A fully integrated surveillance plan using advanced technologies including down hole DTS temperature fiber cable, covering the whole wellbore have been installed in all producers. In addition to that real-time wellhead temperature monitoring is a key surveillance element to sense the impact of steam break-through in the producers. Multi-tracers injection will also be executed to monitor the areal sweep efficiency and estimate the preferential movement of the steam within the subsurface by measuring the concentration of the tracer in the producers.

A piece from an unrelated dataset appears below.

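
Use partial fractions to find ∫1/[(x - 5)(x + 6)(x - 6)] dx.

Cover-up: α = -1/11, β = 1/132, γ = 1/12. Decomposition: (-1/11)/(x - 5) + (1/132)/(x + 6) + (1/12)/(x - 6). Integrate each term: (-1/11) ln|(x - 5)| + (1/132) ln|(x + 6)| + (1/12) ln|(x - 6)| + C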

Along with that, mechanical conformance applications have been installed in the steam injectors to add an additional control on vertical steam conformance and test the effectiveness of such application on addressing steam break-through issues.
The trial will provide direct experience in managing steam injection and production after steam breakthrough that can later be implemented on a larger scale. The integrated data from the trial will aid in calibrating the simulation models to anticipate the time to steam breakthrough and build confidence in the power of the model for short/long term forecasting. In addition, it will also provide early indications of the effectiveness of some of the new technologies and surveillance in predicting and addressing steam conformance challenges and hence optimize the steam flood process.